Some believed he feared some of his political allies might find themselves in the dock if the prosecutors were allowed a wider remit.
A tribunal borne of optimism
The Khmer Rouge tribunal came out of a uniquely optimistic period in international relations, in the late 1990s.
The end of the Cold War made the pursuit of justice in a country like Cambodia possible for the first time.
Cambodia was the first big post-Cold War international intervention, when it was hoped such operations could both end conflicts and address historical grievances.
This was the time of the special tribunals for former Yugoslavia and Rwanda, and when the International Criminal Court was established.
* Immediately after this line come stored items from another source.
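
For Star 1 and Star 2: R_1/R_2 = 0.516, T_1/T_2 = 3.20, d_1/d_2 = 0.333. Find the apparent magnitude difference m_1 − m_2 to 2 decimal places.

L_1/L_2 = (0.516)²(3.20)⁴ = 27.92.
F_1/F_2 = (L_1/L_2)/(d_1/d_2)² = 27.92/0.1109 = 251.8.
m_1 − m_2 = −2.5 log₁₀(251.8) = -6.00.

-6.00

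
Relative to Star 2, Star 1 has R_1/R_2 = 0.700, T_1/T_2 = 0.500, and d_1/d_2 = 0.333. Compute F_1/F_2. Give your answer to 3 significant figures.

L_1/L_2 = (R_1/R_2)²(T_1/T_2)⁴ = (0.700)² × (0.500)⁴ = 0.03062.
F_1/F_2 = (L_1/L_2)/(d_1/d_2)² = 0.03062 / (0.333)² = 0.2762.

0.276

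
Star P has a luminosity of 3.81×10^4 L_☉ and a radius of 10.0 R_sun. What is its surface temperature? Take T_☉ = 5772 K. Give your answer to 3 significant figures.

T/T_☉ = (L/L_☉)^(1/4) / (R/R_☉)^(1/2)
T = 5772 × (3.81×10^4)^(1/4) / √(10.0) = 5772 × 13.97 / 3.162 = 2.550×10^4 K.

2.55×10^4 K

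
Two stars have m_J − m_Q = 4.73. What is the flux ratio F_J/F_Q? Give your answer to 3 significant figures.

F_J/F_Q = 10^(−(m_J − m_Q)/2.5) = 10^(-4.73/2.5) = 10^-1.892 = 0.01282.

0.0128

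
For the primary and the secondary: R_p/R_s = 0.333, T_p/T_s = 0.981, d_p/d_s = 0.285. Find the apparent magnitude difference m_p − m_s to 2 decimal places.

-0.25

L_p/L_s = (0.333)²(0.981)⁴ = 0.1027.
F_p/F_s = (L_p/L_s)/(d_p/d_s)² = 0.1027/0.08122 = 1.264.
m_p − m_s = −2.5 log₁₀(1.264) = -0.25.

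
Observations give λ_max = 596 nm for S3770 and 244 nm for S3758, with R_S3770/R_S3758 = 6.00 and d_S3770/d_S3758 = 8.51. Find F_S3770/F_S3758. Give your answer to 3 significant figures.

0.0140

Wien's law: T_S3770/T_S3758 = λ_S3758/λ_S3770 = 244/596 = 0.4094.
L_S3770/L_S3758 = (R_S3770/R_S3758)²(T_S3770/T_S3758)⁴ = (6.00)²(0.4094)⁴ = 1.011.
F_S3770/F_S3758 = (L_S3770/L_S3758)/(d_S3770/d_S3758)² = 1.011/(8.51)² = 0.01396.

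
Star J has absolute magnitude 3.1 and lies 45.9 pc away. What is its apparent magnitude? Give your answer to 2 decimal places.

m = M + 5 log₁₀(d/10 pc) = 3.1 + 5 log₁₀(45.9/10)
  = 3.1 + 5 × 0.662 = 3.1 + 3.31 = 6.41.

6.41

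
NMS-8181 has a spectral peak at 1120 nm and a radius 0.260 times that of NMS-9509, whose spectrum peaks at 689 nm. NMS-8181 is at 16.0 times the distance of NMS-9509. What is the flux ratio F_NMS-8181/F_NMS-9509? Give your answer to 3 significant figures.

3.78×10^-5

Wien's law: T_NMS-8181/T_NMS-9509 = λ_NMS-9509/λ_NMS-8181 = 689/1120 = 0.6152.
L_NMS-8181/L_NMS-9509 = (R_NMS-8181/R_NMS-9509)²(T_NMS-8181/T_NMS-9509)⁴ = (0.260)²(0.6152)⁴ = 0.009682.
F_NMS-8181/F_NMS-9509 = (L_NMS-8181/L_NMS-9509)/(d_NMS-8181/d_NMS-9509)² = 0.009682/(16.0)² = 3.782×10^-5.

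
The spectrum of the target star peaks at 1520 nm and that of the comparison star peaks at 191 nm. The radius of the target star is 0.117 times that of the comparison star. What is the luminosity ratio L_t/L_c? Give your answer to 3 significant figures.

Wien's law gives T ∝ 1/λ_max, so T_t/T_c = λ_c/λ_t = 191/1520 = 0.1257.
Then L ∝ R²T⁴ gives L_t/L_c = (0.117)² × (0.1257)⁴ = 0.01369 × 2.493×10^-4 = 3.413×10^-6.

3.41×10^-6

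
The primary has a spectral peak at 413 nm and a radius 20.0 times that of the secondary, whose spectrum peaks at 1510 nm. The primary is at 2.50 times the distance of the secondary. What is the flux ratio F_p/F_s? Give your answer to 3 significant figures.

1.14×10^4

Wien's law: T_p/T_s = λ_s/λ_p = 1510/413 = 3.656.
L_p/L_s = (R_p/R_s)²(T_p/T_s)⁴ = (20.0)²(3.656)⁴ = 7.148×10^4.
F_p/F_s = (L_p/L_s)/(d_p/d_s)² = 7.148×10^4/(2.50)² = 1.144×10^4.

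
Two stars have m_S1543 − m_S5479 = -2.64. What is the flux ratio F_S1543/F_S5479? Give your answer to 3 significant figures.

11.4

F_S1543/F_S5479 = 10^(−(m_S1543 − m_S5479)/2.5) = 10^(2.64/2.5) = 10^1.056 = 11.38.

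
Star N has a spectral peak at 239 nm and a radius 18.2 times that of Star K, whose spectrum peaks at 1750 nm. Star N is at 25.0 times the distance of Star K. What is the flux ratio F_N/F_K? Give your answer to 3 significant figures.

1.52×10^3

Wien's law: T_N/T_K = λ_K/λ_N = 1750/239 = 7.322.
L_N/L_K = (R_N/R_K)²(T_N/T_K)⁴ = (18.2)²(7.322)⁴ = 9.521×10^5.
F_N/F_K = (L_N/L_K)/(d_N/d_K)² = 9.521×10^5/(25.0)² = 1523.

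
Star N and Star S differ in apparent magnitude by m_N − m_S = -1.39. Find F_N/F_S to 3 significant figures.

3.60

F_N/F_S = 10^(−(m_N − m_S)/2.5) = 10^(1.39/2.5) = 10^0.556 = 3.597.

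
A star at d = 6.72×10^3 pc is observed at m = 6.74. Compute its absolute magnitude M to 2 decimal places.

-7.40

M = m − 5 log₁₀(d/10 pc) = 6.74 − 5 log₁₀(6.72×10^3/10)
  = 6.74 − 5 × 2.827 = 6.74 − 14.14 = -7.40.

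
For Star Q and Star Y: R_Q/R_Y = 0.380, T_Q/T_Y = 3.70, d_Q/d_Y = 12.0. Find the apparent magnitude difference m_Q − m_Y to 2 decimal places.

L_Q/L_Y = (0.380)²(3.70)⁴ = 27.06.
F_Q/F_Y = (L_Q/L_Y)/(d_Q/d_Y)² = 27.06/144.0 = 0.1879.
m_Q − m_Y = −2.5 log₁₀(0.1879) = 1.81.

1.81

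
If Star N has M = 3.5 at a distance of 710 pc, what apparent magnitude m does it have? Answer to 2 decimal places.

m = M + 5 log₁₀(d/10 pc) = 3.5 + 5 log₁₀(710/10)
  = 3.5 + 5 × 1.851 = 3.5 + 9.26 = 12.76.

12.76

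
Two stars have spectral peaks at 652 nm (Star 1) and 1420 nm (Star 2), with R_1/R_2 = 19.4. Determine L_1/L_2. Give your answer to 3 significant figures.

8.47×10^3

Wien's law gives T ∝ 1/λ_max, so T_1/T_2 = λ_2/λ_1 = 1420/652 = 2.178.
Then L ∝ R²T⁴ gives L_1/L_2 = (19.4)² × (2.178)⁴ = 376.4 × 22.50 = 8468.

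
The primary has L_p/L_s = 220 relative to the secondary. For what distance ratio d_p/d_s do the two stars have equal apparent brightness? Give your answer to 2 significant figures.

Equal flux requires L_p/d_p² = L_s/d_s², so d_p/d_s = √(L_p/L_s)
= √(220) = 14.83.

15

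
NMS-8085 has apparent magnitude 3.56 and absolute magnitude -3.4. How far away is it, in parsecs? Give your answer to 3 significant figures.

m − M = 5 log₁₀(d/10 pc)
3.56 − (-3.4) = 6.96 = 5 log₁₀(d/10)
d = 10 × 10^(6.96/5) = 10 × 10^1.392 = 246.6 pc.

247 pc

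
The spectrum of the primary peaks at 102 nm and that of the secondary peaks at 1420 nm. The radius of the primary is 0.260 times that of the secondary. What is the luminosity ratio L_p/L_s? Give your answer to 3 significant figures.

Wien's law gives T ∝ 1/λ_max, so T_p/T_s = λ_s/λ_p = 1420/102 = 13.92.
Then L ∝ R²T⁴ gives L_p/L_s = (0.260)² × (13.92)⁴ = 0.06760 × 3.756×10^4 = 2539.

2.54×10^3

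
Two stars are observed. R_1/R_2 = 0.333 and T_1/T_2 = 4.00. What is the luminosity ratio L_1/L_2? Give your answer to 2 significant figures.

From the Stefan–Boltzmann law, L ∝ R²T⁴, so
L_1/L_2 = (R_1/R_2)² (T_1/T_2)⁴ = (0.333)² × (4.00)⁴ = 0.1109 × 256.0 = 28.39.

28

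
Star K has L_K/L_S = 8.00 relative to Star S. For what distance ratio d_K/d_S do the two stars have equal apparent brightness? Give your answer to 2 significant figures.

Equal flux requires L_K/d_K² = L_S/d_S², so d_K/d_S = √(L_K/L_S)
= √(8.00) = 2.828.

2.8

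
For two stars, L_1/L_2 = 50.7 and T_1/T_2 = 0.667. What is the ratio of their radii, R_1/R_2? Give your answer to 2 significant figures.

L ∝ R²T⁴ gives R ∝ √L / T², so
R_1/R_2 = √(50.7) / (0.667)² = 7.120 / 0.4449 = 16.00.

16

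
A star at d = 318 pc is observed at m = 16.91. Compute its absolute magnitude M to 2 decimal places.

9.40

M = m − 5 log₁₀(d/10 pc) = 16.91 − 5 log₁₀(318/10)
  = 16.91 − 5 × 1.502 = 16.91 − 7.51 = 9.40.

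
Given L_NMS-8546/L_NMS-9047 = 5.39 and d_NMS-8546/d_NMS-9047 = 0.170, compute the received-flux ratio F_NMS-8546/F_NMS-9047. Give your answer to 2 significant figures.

F = L/(4πd²), so F_NMS-8546/F_NMS-9047 = (L_NMS-8546/L_NMS-9047) / (d_NMS-8546/d_NMS-9047)²
= 5.39 / (0.170)² = 5.39 / 0.02890 = 186.5.

1.9×10^2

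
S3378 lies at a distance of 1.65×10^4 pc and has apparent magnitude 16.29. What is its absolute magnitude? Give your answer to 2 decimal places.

M = m − 5 log₁₀(d/10 pc) = 16.29 − 5 log₁₀(1.65×10^4/10)
  = 16.29 − 5 × 3.217 = 16.29 − 16.09 = 0.20.

0.20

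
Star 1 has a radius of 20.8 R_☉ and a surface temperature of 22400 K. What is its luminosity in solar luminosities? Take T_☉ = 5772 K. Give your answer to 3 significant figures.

L/L_☉ = (R/R_☉)² (T/T_☉)⁴ = (20.8)² × (22400/5772)⁴
       = 432.6 × (3.881)⁴ = 432.6 × 226.8 = 9.813×10^4.

9.81×10^4 solar luminosities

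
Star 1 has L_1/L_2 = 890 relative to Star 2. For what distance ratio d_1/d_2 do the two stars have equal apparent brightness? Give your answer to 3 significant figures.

29.8

Equal flux requires L_1/d_1² = L_2/d_2², so d_1/d_2 = √(L_1/L_2)
= √(890) = 29.83.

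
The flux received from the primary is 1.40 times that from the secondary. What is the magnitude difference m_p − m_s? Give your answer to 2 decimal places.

m_p − m_s = −2.5 log₁₀(F_p/F_s) = −2.5 log₁₀(1.40) = −2.5 × (0.146) = -0.365.

-0.37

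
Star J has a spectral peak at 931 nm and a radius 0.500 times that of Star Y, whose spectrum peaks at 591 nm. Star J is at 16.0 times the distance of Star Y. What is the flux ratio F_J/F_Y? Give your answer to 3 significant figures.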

The political calculations, though, which slowed down the start of the ECCC for years – as the Cambodian government insisted in maintaining a casting vote over most proceedings – were a warning of the difficulties which confront international justice today, when it has proved very hard, for example, to bring the Myanmar military to account for the atrocities against the Rohingya population.
Hope and pessimism
Survivors of the Khmer Rouge have mixed feelings about the ECCC.
Youk Chhang, who founded the Documentation Centre of Cambodia to keep an archive of the crimes committed by the Khmer Rouge, believes the tribunal has performed a valuable service for Cambodia and the rest of the world.
“It’s a milestone reminder of what happened, and we need that to articulate a more optimistic future for younger generations. I hope that in future smart human rights lawyers will be able to use the investment we put into this court to advance arguments for better human rights protection in front of Cambodian judges,” he said.
“And there have been other benefits. So far we have talked to more than 30,000 survivors about what they went through, and most of them say the court process has been meaningful for them.”
But Ou Virak, a well-known human rights in Cambodia whose father was killed by the Khmer Rouge, and who fled to Thailand as a refugee during the civil war in the 1980s, is not convinced that the tribunal will have a lasting impact.
“We had low expectations. We understood the political nature of the way the tribunal was set up. And all of us involved in human rights issues do care that there has been a tribunal, and some accountability,” he said.
“But we had been hoping it would set the historical facts, and bring about a common understanding of what happened. But the documentation from the tribunal; only really told us what we already know,” said Mr Virak.
“There is a yawning gap still – a silence – between the older generation that experienced the Khmer Rouge, who don’t know how to speak about it, and the younger generation which knows and cares little about what happened to their parents and grandparents.”